Dexamethasone plus somatostatin-analog manipulation as bone metastasis microenvironment-targeting therapy for the treatment of castration-resistant prostate cancer: a meta-analysis of uncontrolled studies

Abstract

Background: Antisurvival factor therapy for prostate cancer cells (ASF) in castration-resistant prostate cancer, is a hormonal manipulation consisting of a somatostatin analog, which reduces the growth hormone-dependent, systemic IGF-1 production and of oral dexamethasone, which supresses the urokinase type plasminogen activator -mediated "local" increase of IGF-1 bioavailability in the bone metastases, while the patients continue on a luteinizing hormone-releasing hormone analog therapy.

Aim: To revisit relevant evidence and provide a quantitative summary estimate of ASF efficacy.

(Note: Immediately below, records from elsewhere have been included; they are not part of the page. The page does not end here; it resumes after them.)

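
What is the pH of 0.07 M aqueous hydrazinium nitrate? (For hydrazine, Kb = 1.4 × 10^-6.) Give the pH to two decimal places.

pH = 4.65

N2H5+ is the conjugate acid of the weak base N2H4.
Ka = Kw/Kb = 1.0×10^-14 / 1.4 × 10^-6 = 7.14 × 10^-9
Let x = [H+] at equilibrium. Ka = x²/(0.07 − x).
Assume x ≪ 0.07: x ≈ √(7.14 × 10^-9 × 0.07) = 2.24 × 10^-5 M
(x/C₀ = 0.032% < 5%, so the approximation holds.)
pH = −log[H+] = −log(2.24 × 10^-5) = 4.65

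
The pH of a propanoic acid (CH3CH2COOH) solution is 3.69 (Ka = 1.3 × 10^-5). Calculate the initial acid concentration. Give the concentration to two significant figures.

[H+] = 10^(-3.69) = 2.04 × 10^-4 M = x
Ka = x²/(C₀ − x) ⇒ C₀ = x + x²/Ka
C₀ = 2.04 × 10^-4 + (2.04 × 10^-4)²/(1.3 × 10^-5) = 3.41 × 10^-3 M

C₀ = 3.4 × 10^-3 M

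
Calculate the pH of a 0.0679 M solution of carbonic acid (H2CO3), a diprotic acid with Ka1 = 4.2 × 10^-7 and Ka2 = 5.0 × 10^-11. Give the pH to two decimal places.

Ka1 ≫ Ka2, so treat the first dissociation as the only significant source of H+.
Ka1 = x²/(0.0679 − x) = 4.2 × 10^-7
x ≈ √(4.2 × 10^-7 × 0.0679) = 1.69 × 10^-4 M
pH = −log(1.69 × 10^-4) = 3.77

pH = 3.77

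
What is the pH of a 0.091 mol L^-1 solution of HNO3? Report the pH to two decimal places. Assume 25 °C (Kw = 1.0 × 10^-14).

HNO3 is a strong acid and dissociates completely, so [H+] = 0.091 M.
pH = -log(0.091) = 1.04

pH = 1.04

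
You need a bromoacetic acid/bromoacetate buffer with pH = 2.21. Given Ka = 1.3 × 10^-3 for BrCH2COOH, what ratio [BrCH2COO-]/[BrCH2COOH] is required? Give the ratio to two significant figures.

pKa = -log(1.3 × 10^-3) = 2.886
pH = pKa + log(r) ⇒ log(r) = 2.21 − 2.886 = -0.676
r = [BrCH2COO-]/[BrCH2COOH] = 10^(-0.676) = 0.211

ratio = 0.21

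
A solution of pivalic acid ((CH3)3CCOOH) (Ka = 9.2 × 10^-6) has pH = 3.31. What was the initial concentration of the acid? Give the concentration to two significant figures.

[H+] = 10^(-3.31) = 4.90 × 10^-4 M = x
Ka = x²/(C₀ − x) ⇒ C₀ = x + x²/Ka
C₀ = 4.90 × 10^-4 + (4.90 × 10^-4)²/(9.2 × 10^-6) = 2.66 × 10^-2 M

C₀ = 2.7 × 10^-2 M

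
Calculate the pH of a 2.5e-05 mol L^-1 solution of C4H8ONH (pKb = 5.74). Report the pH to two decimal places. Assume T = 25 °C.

C4H8ONH + H2O ⇌ C4H8ONH2+ + OH-
Kb = 10^(−5.74) = 1.82 × 10^-6
Kb = [OH-]²/(2.5e-05 − [OH-]) = 1.82 × 10^-6
Here C₀/Kb ≈ 13.7, so the small-[OH-] approximation fails. Use the quadratic:
[OH-] = (−Kb + √(Kb² + 4·Kb·C₀))/2 = 5.90 × 10^-6 M
pOH = −log(5.90 × 10^-6) = 5.23; pH = 14.00 − 5.23 = 8.77

pH = 8.77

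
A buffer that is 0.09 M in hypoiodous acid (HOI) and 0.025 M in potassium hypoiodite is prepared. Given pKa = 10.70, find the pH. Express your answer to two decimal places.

pH = pKa + log([A⁻]/[HA]) = 10.70 + log(0.025/0.09)
pH = 10.70 + (-0.556) = 10.14

pH = 10.14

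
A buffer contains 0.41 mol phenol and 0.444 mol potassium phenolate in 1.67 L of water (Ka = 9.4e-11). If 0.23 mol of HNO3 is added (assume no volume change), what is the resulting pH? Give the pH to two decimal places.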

Materials and methods: A structured review of relevant literature and a meta-analysis of uncontrolled studies and cohorts within trials was carried out at tertiary academic centers. A computerized literature search was conducted in the electronic database Medline from inception to January 2012. To be eligible for inclusion, a study had to report data on the efficacy of ASF in the treatment of castration-resistant prostate cancer, independently of study design or duration. Data synthesis was performed using restricted maximum-likelihood random effects model.

Results: Four studies fulfilled the inclusion criteria and were used for the evidence synthesis. The probability of a partial response within six months (defined as at least a 50% decrease from baseline prostate-specific antigen concentrations) was 59.5% (95% confidence interval, 49.3% to 69.3%). No evidence of heterogeneity was noted (I(2) 0%). The response noted did not persist over time (median progression-free survival of seven months and median overall survival of 16 months). The uncontrolled nature of the evidence and the paucity of other outcomes of interest need to be taken into account in the interpretation of the results.

Conclusion: ASF manipulation is a safe alternative to standard therapy and induces partial remission lasting for at least six months. This partial response is consistently accompanied with an improvement in bone pain, performance status and quality of life.